Дю Боса это восхищало, и меня тоже. А вот Герберта Уэллса раздражало, и он упрекал Джеймса в том, что тот изображает людей аморфными и заставляет их терзаться бесплодными сомнениями. «Роман Джеймса, – говорил Уэллс, – похож на церковь, где нет верующих, которые могли бы отвлечь наше внимание, и где весь свет направлен на центральный алтарь… И что же с таким почетом выставлено на этом алтаре? Дохлая кошка, яичная скорлупа и обрывок веревки». Свет, направленный на центральный алтарь, – это точно и очень здорово подмечено, но только не дохлая кошка. У Джеймса была излюбленная идея о роли искусства в обществе. «Он всю жизнь был заложником собственных пристрастий».

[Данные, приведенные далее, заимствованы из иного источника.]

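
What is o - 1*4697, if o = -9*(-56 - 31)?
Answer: -3914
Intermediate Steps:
o = 783 (o = -9*(-87) = 783)
o - 1*4697 = 783 - 1*4697 = 783 - 4697 = -3914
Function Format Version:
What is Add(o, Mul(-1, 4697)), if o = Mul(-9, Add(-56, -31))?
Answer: -3914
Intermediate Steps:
o = 783 (o = Mul(-9, -87) = 783)
Add(o, Mul(-1, 4697)) = Add(783, Mul(-1, 4697)) = Add(783, -4697) = -3914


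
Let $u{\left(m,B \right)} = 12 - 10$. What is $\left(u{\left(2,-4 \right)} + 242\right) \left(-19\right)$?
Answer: $-4636$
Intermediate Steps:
$u{\left(m,B \right)} = 2$
$\left(u{\left(2,-4 \right)} + 242\right) \left(-19\right) = \left(2 + 242\right) \left(-19\right) = 244 \left(-19\right) = -4636$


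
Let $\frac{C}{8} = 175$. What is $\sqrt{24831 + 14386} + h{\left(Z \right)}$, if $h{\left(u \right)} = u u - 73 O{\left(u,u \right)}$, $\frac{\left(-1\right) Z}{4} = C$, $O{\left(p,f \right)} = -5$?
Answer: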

Его воспитание было очень необычным. Он родился в Нью-Йорке в 1843 году в очень интеллигентной семье. Его отец, человек выдающийся, решил дать сыну разностороннее и либеральное образование. То обстоятельство, что он учился во французской, немецкой и швейцарской школах и очень рано стал знатоком европейской литературы, поставило его в оппозицию к современной ему Америке – стране первопроходцев и строителей, людей энергичных и предприимчивых, но почти не интересующихся литературой. Америка как раз переживала золотой век. Два жанра могли выразить это время: эпопея и сатира, и к обоим Джеймс не имел склонности, хотя сатира ему вполне удавалась. Он с первого взгляда влюбился в Европу, особенно в Париж, где искусство играло такую важную роль, а затем в Лондон, где он нашел идеально подходивший ему социальный климат.

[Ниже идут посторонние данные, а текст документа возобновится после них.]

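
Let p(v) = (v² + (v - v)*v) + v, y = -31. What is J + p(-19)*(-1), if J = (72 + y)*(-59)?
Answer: -2761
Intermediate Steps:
p(v) = v + v² (p(v) = (v² + 0*v) + v = (v² + 0) + v = v² + v = v + v²)
J = -2419 (J = (72 - 31)*(-59) = 41*(-59) = -2419)
J + p(-19)*(-1) = -2419 - 19*(1 - 19)*(-1) = -2419 - 19*(-18)*(-1) = -2419 + 342*(-1) = -2419 - 342 = -2761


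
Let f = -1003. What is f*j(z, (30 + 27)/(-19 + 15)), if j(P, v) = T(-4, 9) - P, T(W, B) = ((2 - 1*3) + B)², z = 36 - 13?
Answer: -41123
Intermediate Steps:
z = 23
T(W, B) = (-1 + B)² (T(W, B) = ((2 - 3) + B)² = (-1 + B)²)
j(P, v) = 64 - P (j(P, v) = (-1 + 9)² - P = 8² - P = 64 - P)
f*j(z, (30 + 27)/(-19 + 15)) = -1003*(64 - 1*23) = -1003*(64 - 23) = -1003*41 = -41123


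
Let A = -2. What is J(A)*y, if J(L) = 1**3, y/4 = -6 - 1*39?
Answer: -180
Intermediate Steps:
y = -180 (y = 4*(-6 - 1*39) = 4*(-6 - 39) = 4*(-45) = -180)
J(L) = 1
J(A)*y = 1*(-180) = -180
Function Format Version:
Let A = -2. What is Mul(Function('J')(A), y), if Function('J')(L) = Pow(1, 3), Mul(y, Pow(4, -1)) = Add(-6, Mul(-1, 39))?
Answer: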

Французская литература подарила ему не только образцы словесности, но и друзей: Флобера, Доде, Золя, Тургенева. Однако литературный мир в Париже неохотно пускал к себе иностранцев. Флобер прочитал новеллы Джеймса и сказал, что «это безупречно написано, но маловато красок». Реализм, а тем более натурализм внушали Джеймсу страх. Будучи истовым пуританином, он только в крайних случаях соглашался обсуждать неприличные темы и делал это, не выходя за рамки благопристойности. «Раздетые» романы – это куда ни шло, только не «голые». Флобер с его книгами, так хорошо выстроенными в форме пирамиды или песочных часов, казались ему слишком геометрическими. Золя – слишком натуралистичным. Английский ум, не связанный ни с каким определенным кругом мыслей, был ему ближе, как и менее болтливое английское общество. Недомолвки, принятые в Англии, возбуждали его любопытство, как и тайна этих джентльменов, таких консервативных внешне и таких непредсказуемых в своей частной жизни.

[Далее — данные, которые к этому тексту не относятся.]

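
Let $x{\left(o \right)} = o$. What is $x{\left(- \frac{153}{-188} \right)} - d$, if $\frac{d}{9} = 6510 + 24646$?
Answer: $- \frac{52715799}{188} \approx -2.804 \cdot 10^{5}$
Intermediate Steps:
$d = 280404$ ($d = 9 \left(6510 + 24646\right) = 9 \cdot 31156 = 280404$)
$x{\left(- \frac{153}{-188} \right)} - d = - \frac{153}{-188} - 280404 = \left(-153\right) \left(- \frac{1}{188}\right) - 280404 = \frac{153}{188} - 280404 = - \frac{52715799}{188}$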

Он поселяется в Англии, и его жизнь с этих пор словно принадлежит трем разным Джеймсам: Джеймсу I, Джеймсу II и Джеймсу Старому Притворщику (прозвище одного из сыновей Джеймса II). Джеймс I был молодым талантливым писателем, легким в чтении и успешным. Джеймс II пытался писать театральные пьесы, не преуспел в этом и поэтому считал, что вся его жизнь и творчество потерпели неудачу. Джеймс Старый Притворщик писал трудночитаемые романы и новеллы, углубленный психологизм которых предвосхищает Марселя Пруста. В Лондоне он считался большим писателем, эдакой легендарной «восковой фигурой»: его многие превозносили, но мало читали. В 1915 году, потрясенный начавшейся войной, он хотел принять английское гражданство, чтобы иметь право говорить «мы» о наступающей армии союзников. Он умер в следующем году, пройдя через чистилище, как и большинство писателей – хороших и плохих. Теперь он заслуженно обрел громкую посмертную славу. Во Франции за последние пятнадцать лет опубликовано большинство его романов. Вот теперь вышел сборник новелл в удивительно точном и бережном переводе Луизы Сервисен[455]
.О чем же писал Джеймс? «О дохлых кошках, яичной скорлупе», – сказал бы Уэллс, для которого литература была лишь политическим или социальным средством, но не целью. Для Джеймса же искусство и есть цель. Его главная тема – это взаимное влияние искусства и общества, искусства и жизни. «Жизнь безотрадна, – пишет он, – искусство животворно». Как заметил Сантаяна[456]
: «Жизнь в своем естественном течении – просто потерянное время. Удержать, сохранить все самое ценное в ней под силу только вечности или, что то же самое, искусству», – и эта мысль отсылает нас к Прусту и его «Поискам утраченного времени».